Se gli occhi sono puntati sull’aeroporto, la trepidazione – come viene definita nei circoli politici della Florida – riguarda però un altro progetto imponente: la biblioteca presidenziale Donald J. Trump. Il figlio Eric ha recentemente diffuso i rendering della struttura, che sorgerà su un terreno di circa un ettaro donato dal Miami-Dade College lungo il Biscayne Boulevard, nel cuore di Miami. Le immagini mostrano un grattacielo di vetro destinato a dominare lo skyline cittadino, con tanto di replica di un Air Force One all’interno, una scalinata dorata e una statua del presidente. Pur sollevando qualche perplessità tra i residenti e i dem locali, che hanno parlato di “grottesco” e di un utilizzo poco ortodosso del concetto di biblioteca pubblica, il progetto procede senza intoppi e potrebbe includere, come anticipato dallo stesso presidente, anche una struttura alberghiera.
Costi e reazioni politiche nell’ombra del via libera federale
Mentre l’amministrazione federale deve ancora completare gli ultimi adempimenti tecnici per l’aeroporto, il disegno di legge firmato da DeSantis ha già stanziato risorse economiche per il rebranding. Nel bilancio del Senato statale sono stati previsti circa 2,75 milioni di dollari per la sostituzione della segnaletica e gli aggiornamenti del marchio, anche se i democratici locali contestano che il costo totale per la contea potrebbe aggirarsi intorno ai 5 milioni. La leader della minoranza alla Camera della Florida, Fentrice Driskell, ha definito l’operazione un uso distorto dei soldi pubblici in un momento di rincari generalizzati, accusando la maggioranza repubblicana di essere “fuori dal mondo” rispetto ai veri problemi dei cittadini.

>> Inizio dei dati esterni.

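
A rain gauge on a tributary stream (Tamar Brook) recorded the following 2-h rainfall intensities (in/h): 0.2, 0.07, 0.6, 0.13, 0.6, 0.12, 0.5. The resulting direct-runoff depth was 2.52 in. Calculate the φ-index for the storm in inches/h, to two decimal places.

φ ≈ 0.16 in/h

Only the 4 blocks with intensity above φ contribute runoff: 0.2, 0.6, 0.6, 0.5 in/h.
Σ(I−φ)·Δt = d  ⇒  (0.2+0.6+0.6+0.5 − 4φ)·2 = 2.52
φ = (1.900 − 2.52/2) / 4 = 0.16 in/h.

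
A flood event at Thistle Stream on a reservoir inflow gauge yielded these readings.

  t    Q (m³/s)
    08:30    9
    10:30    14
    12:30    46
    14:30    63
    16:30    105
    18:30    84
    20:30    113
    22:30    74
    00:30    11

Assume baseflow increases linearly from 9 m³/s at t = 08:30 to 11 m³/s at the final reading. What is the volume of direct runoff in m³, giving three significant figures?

Direct-runoff ordinates (Q − Q_b): 0.00, 4.75, 36.50, 53.25, 95.00, 73.75, 102.50, 63.25, 0.00 m³/s.
ΣQ_DR = 429.0 m³/s.
With Δt = 2 h = 7200 s, V = ΣQ_DR · Δt = 429.0 × 7200 = 3.09 × 10^6 m³.

V ≈ 3.09 × 10^6 m³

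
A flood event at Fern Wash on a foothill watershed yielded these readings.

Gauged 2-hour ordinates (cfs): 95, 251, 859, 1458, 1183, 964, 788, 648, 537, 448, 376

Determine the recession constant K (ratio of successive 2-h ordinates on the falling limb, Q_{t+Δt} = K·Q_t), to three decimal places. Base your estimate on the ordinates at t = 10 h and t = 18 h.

Using the recession-limb readings at t = 10 h and t = 18 h: Q falls from 964 to 448 cfs over 4 intervals.
K = (Q₂/Q₁)^(1/4) = (448/964)^(1/4) = 0.826.

K ≈ 0.826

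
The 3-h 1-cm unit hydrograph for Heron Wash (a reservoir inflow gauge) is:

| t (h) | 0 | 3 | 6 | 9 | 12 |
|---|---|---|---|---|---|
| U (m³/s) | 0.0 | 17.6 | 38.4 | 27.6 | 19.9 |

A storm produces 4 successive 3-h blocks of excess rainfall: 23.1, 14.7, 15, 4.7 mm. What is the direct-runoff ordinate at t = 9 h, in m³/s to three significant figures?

By discrete convolution, Q_j = Σ (P_i / 10 mm) · U_{j−i}.
At t = 9 h (j=3): Q = (23.1/10)·27.6 + (14.7/10)·38.4 + (15/10)·17.6 + (4.7/10)·0.0 = 147 m³/s.

Q ≈ 147 m³/s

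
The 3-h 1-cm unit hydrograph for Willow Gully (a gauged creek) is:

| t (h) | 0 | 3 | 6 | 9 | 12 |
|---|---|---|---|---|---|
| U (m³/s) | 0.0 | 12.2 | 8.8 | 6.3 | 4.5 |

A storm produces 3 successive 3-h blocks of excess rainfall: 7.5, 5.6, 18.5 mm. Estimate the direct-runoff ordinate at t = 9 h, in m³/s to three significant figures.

Q ≈ 32.2 m³/s

By discrete convolution, Q_j = Σ (P_i / 10 mm) · U_{j−i}.
At t = 9 h (j=3): Q = (7.5/10)·6.3 + (5.6/10)·8.8 + (18.5/10)·12.2 = 32.2 m³/s.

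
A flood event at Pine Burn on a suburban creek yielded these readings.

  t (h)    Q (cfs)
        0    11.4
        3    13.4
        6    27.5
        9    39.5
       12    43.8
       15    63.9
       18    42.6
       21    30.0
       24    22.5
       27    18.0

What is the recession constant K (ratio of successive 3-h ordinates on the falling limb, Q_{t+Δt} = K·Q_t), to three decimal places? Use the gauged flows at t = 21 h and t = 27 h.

K ≈ 0.775

Using the recession-limb readings at t = 21 h and t = 27 h: Q falls from 30.0 to 18.0 cfs over 2 intervals.
K = (Q₂/Q₁)^(1/2) = (18.0/30.0)^(1/2) = 0.775.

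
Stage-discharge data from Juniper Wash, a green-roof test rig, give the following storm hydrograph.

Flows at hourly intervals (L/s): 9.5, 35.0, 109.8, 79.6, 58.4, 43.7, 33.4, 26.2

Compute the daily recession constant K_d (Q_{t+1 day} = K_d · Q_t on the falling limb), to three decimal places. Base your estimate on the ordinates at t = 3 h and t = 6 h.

K_d ≈ 0.001

Between t = 3 h and t = 6 h the flow falls from 79.6 to 33.4 L/s over 3×1 h = 3 h.
Per-interval ratio K = (33.4/79.6)^(1/3) = 0.7486; K_d = K^(24/1) = 0.001.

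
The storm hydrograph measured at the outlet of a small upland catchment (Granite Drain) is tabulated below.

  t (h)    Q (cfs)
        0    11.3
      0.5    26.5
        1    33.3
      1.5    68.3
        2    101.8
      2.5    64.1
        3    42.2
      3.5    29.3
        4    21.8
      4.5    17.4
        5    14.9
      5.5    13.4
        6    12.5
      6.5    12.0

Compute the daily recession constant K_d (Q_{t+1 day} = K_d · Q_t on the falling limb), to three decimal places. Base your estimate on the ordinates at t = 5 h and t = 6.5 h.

K_d ≈ 0.031

Between t = 5 h and t = 6.5 h the flow falls from 14.9 to 12.0 cfs over 3×0.5 h = 1.5 h.
Per-interval ratio K = (12.0/14.9)^(1/3) = 0.9304; K_d = K^(24/0.5) = 0.031.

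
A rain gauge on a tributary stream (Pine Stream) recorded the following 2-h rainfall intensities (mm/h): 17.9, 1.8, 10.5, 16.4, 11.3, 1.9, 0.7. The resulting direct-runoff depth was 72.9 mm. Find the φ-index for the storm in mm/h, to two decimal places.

φ ≈ 4.91 mm/h

Only the 4 blocks with intensity above φ contribute runoff: 17.9, 10.5, 16.4, 11.3 mm/h.
Σ(I−φ)·Δt = d  ⇒  (17.9+10.5+16.4+11.3 − 4φ)·2 = 72.9
φ = (56.10 − 72.9/2) / 4 = 4.91 mm/h.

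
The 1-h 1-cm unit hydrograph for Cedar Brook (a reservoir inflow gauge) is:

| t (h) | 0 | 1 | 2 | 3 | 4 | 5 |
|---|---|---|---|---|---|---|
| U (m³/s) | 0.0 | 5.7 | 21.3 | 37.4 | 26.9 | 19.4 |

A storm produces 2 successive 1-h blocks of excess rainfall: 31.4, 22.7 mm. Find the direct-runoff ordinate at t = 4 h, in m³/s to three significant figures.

Q ≈ 169 m³/s

By discrete convolution, Q_j = Σ (P_i / 10 mm) · U_{j−i}.
At t = 4 h (j=4): Q = (31.4/10)·26.9 + (22.7/10)·37.4 = 169 m³/s.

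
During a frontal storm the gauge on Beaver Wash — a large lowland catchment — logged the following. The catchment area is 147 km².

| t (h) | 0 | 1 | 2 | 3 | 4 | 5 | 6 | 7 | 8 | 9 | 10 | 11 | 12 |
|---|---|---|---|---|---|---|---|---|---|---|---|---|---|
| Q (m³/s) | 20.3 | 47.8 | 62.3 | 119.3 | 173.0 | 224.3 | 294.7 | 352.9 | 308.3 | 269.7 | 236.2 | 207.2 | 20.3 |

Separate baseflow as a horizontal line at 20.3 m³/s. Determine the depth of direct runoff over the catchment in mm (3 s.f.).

Direct runoff: 0.0, 27.5, 42.0, 99.0, 152.7, 204.0, 274.4, 332.6, 288.0, 249.4, 215.9, 186.9, 0.0 m³/s; ΣQ_DR = 2072 m³/s.
V = ΣQ_DR · Δt = 2072 × 3600 s = 7.461 × 10^6 m³.
Over A = 147 km², depth = V / A = 50.8 mm.

d ≈ 50.8 mm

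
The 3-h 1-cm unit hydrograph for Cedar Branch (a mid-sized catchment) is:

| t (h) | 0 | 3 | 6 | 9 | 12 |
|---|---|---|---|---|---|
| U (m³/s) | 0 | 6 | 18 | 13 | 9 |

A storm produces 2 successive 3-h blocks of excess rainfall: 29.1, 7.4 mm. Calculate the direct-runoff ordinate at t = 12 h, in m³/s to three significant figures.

By discrete convolution, Q_j = Σ (P_i / 10 mm) · U_{j−i}.
At t = 12 h (j=4): Q = (29.1/10)·9 + (7.4/10)·13 = 35.8 m³/s.

Q ≈ 35.8 m³/s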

Nonostante le critiche, il meccanismo legislativo è ormai avviato e difficilmente troverà ostacoli nel passaggio tecnico richiesto alla FAA, considerato che le linee guida dell’ente lasciano ampia autonomia alle autorità locali in materia di denominazione. Con l’entrata in vigore prevista per il primo luglio, per chi atterra nel Sud della Florida diventerà presto normale transitare per il “President Donald J. Trump International Airport”, mentre a Miami si continua a guardare con crescente attenzione ai lavori per quella che potrebbe diventare la prima biblioteca presidenziale della storia dello Stato.